Dans le cas européen, on a plusieurs éléments qui cohabitent. D’abord, il peut y avoir une stratégie de quartier contrôlé, c’est-à-dire que, dans tel ou tel quartier défavorisé, c’est l’ordre religieux qui va l’emporter. On va contraindre les filles à se voiler, on va interdire la vente d’alcool, on va vendre des produits halal dans les supermarchés pour marquer de manière communautaire le quartier. Par ailleurs, on a des groupes d’islamistes qui, eux, vont essayer d’obtenir un certain nombre d’avantages, un meilleur statut. Vous avez des islamistes salafistes dit modérés qui ne sont pas partisans de la violence, et vous avez aussi des salafistes jihadistes qui
rejoignent les islamistes radicaux. Les uns et les autres, à partir d’une exacerbation des corpus précédents, basculent dans le jihad, c’est à dire la croyance que seule la violence va permettre l’avènement de l’État islamique.

JÉRICHO : Le Coran n’est-il pas une source d’inspiration libre de toute interprétation pouvant mener à des comportements extrémistes ?

GK : Le problème est l’interprétation du Coran. Il comporte des versets pacifiqueset d’autres qui prônent l’extermination des infidèles. En principe, les non-musulmans sont considérés comme des « gens du livre » , c’est-à-dire des gens qui partagent une religion révélée. Mais les islamistes ne les appellent jamais comme ça, ils les appellent les impies, les infidèles, c’est toujours l’appellation polémique à laquelle il est fait référence. Aujourd’hui c’est ce qu’on va dire d’une partie de la jeunesse musulmane radicalisée.

JÉRICHO : Est ce que le fait de confisquer les tapis de prière, refuser la cuisine halal... n’est pas jouer le jeu des extrémistes ?

GK : Oui, même si je ne peux pas juger si les tapis de prière sont considérés comme des objets n’ayant rien à faire dans les prisons pour des raisons de sécurité. Mais, évidemment, le fait de pouvoir exercer son culte, prier dans la situation carcérale, je crois que l’on peut difficilement s’y opposer, cela s’est même vu à Guantanamo. Le fait qu’il y ait une nourriture adaptée pour des raisons religieuses est un problème d’ordre financier, mais à partir du moment où la population est suffisamment nombreuse, malheureusement, le problème ne se pose plus.

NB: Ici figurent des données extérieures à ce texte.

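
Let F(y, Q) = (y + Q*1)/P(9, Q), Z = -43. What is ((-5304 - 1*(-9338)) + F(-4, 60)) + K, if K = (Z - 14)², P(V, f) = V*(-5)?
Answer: 327679/45 ≈ 7281.8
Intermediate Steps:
P(V, f) = -5*V
K = 3249 (K = (-43 - 14)² = (-57)² = 3249)
F(y, Q) = -Q/45 - y/45 (F(y, Q) = (y + Q*1)/((-5*9)) = (y + Q)/(-45) = (Q + y)*(-1/45) = -Q/45 - y/45)
((-5304 - 1*(-9338)) + F(-4, 60)) + K = ((-5304 - 1*(-9338)) + (-1/45*60 - 1/45*(-4))) + 3249 = ((-5304 + 9338) + (-4/3 + 4/45)) + 3249 = (4034 - 56/45) + 3249 = 181474/45 + 3249 = 327679/45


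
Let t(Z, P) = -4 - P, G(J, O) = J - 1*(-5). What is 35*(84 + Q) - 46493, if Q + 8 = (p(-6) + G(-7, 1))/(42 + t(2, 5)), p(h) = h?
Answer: -1446769/33 ≈ -43842.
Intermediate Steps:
G(J, O) = 5 + J (G(J, O) = J + 5 = 5 + J)
Q = -272/33 (Q = -8 + (-6 + (5 - 7))/(42 + (-4 - 1*5)) = -8 + (-6 - 2)/(42 + (-4 - 5)) = -8 - 8/(42 - 9) = -8 - 8/33 = -272/33 ≈ -8.2424)
35*(84 + Q) - 46493 = 35*(84 - 272/33) - 46493 = 35*(2500/33) - 46493 = 87500/33 - 46493 = -1446769/33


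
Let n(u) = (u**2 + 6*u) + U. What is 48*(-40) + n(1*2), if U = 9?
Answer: -1895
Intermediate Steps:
n(u) = 9 + u**2 + 6*u (n(u) = (u**2 + 6*u) + 9 = 9 + u**2 + 6*u)
48*(-40) + n(1*2) = 48*(-40) + (9 + (1*2)**2 + 6*(1*2)) = -1920 + (9 + 2**2 + 6*2) = -1920 + (9 + 4 + 12) = -1920 + 25 = -1895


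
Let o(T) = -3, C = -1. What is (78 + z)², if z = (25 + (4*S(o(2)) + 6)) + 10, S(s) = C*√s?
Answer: 14113 - 952*I*√3 ≈ 14113.0 - 1648.9*I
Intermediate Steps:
S(s) = -√s
z = 41 - 4*I*√3 (z = (25 + (4*(-√(-3)) + 6)) + 10 = (25 + (4*(-I*√3) + 6)) + 10 = (25 + (-4*I*√3 + 6)) + 10 = (25 + (6 - 4*I*√3)) + 10 = (31 - 4*I*√3) + 10 = 41 - 4*I*√3 ≈ 41.0 - 6.9282*I)
(78 + z)² = (78 + (41 - 4*I*√3))² = (119 - 4*I*√3)²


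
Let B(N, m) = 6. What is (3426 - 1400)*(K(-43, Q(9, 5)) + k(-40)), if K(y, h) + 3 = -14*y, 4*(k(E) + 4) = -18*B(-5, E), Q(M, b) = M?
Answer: 1150768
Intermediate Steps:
k(E) = -31 (k(E) = -4 + (-18*6)/4 = -4 + (¼)*(-108) = -4 - 27 = -31)
K(y, h) = -3 - 14*y
(3426 - 1400)*(K(-43, Q(9, 5)) + k(-40)) = (3426 - 1400)*((-3 - 14*(-43)) - 31) = 2026*((-3 + 602) - 31) = 2026*(599 - 31) = 2026*568 = 1150768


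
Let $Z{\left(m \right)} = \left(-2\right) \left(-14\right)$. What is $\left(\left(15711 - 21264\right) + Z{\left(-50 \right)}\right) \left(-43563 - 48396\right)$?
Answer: $508073475$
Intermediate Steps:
$Z{\left(m \right)} = 28$
$\left(\left(15711 - 21264\right) + Z{\left(-50 \right)}\right) \left(-43563 - 48396\right) = \left(\left(15711 - 21264\right) + 28\right) \left(-43563 - 48396\right) = \left(\left(15711 - 21264\right) + 28\right) \left(-91959\right) = \left(-5553 + 28\right) \left(-91959\right) = \left(-5525\right) \left(-91959\right) = 508073475$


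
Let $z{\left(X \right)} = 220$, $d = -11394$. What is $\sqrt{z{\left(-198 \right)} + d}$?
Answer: $i \sqrt{11174} \approx 105.71 i$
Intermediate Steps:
$\sqrt{z{\left(-198 \right)} + d} = \sqrt{220 - 11394} = \sqrt{-11174} = i \sqrt{11174}$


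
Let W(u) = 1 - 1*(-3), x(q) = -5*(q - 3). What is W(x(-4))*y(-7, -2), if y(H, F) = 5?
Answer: 20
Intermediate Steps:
x(q) = 15 - 5*q (x(q) = -5*(-3 + q) = 15 - 5*q)
W(u) = 4 (W(u) = 1 + 3 = 4)
W(x(-4))*y(-7, -2) = 4*5 = 20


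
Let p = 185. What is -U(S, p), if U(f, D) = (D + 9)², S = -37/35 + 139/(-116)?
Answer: -37636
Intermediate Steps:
S = -9157/4060 (S = -37*1/35 + 139*(-1/116) = -37/35 - 139/116 = -9157/4060 ≈ -2.2554)
U(f, D) = (9 + D)²
-U(S, p) = -(9 + 185)² = -1*194² = -1*37636 = -37636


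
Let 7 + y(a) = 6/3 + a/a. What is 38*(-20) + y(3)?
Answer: -764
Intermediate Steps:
y(a) = -4 (y(a) = -7 + (6/3 + a/a) = -7 + (6*(⅓) + 1) = -7 + (2 + 1) = -7 + 3 = -4)
38*(-20) + y(3) = 38*(-20) - 4 = -760 - 4 = -764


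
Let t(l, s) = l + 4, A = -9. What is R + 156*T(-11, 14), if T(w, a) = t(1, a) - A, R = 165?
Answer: 2349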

JÉRICHO  : Dans le cadre géopolitique et social actuel, la prison est-elle un terrain favorable à l’émergence d’extrémistes ?

GK : C’est déjà le cas dans un certain nombre de domaines. Toute la difficulté est de savoir comment faire en sorte que des secours d’ordre éthique, des éléments de rédemption sociale, soient apportés aux populations en question, sans se défausser sur le religieux. La défausse sur le religieux, est quelque chose de pratique à cour terme. Cela dispense de faire une réflexion sur la situation. Cette attitude, maintient à part cette population dont on ne s’occupe pas, ce qui peut occasionner un retour de manivelle.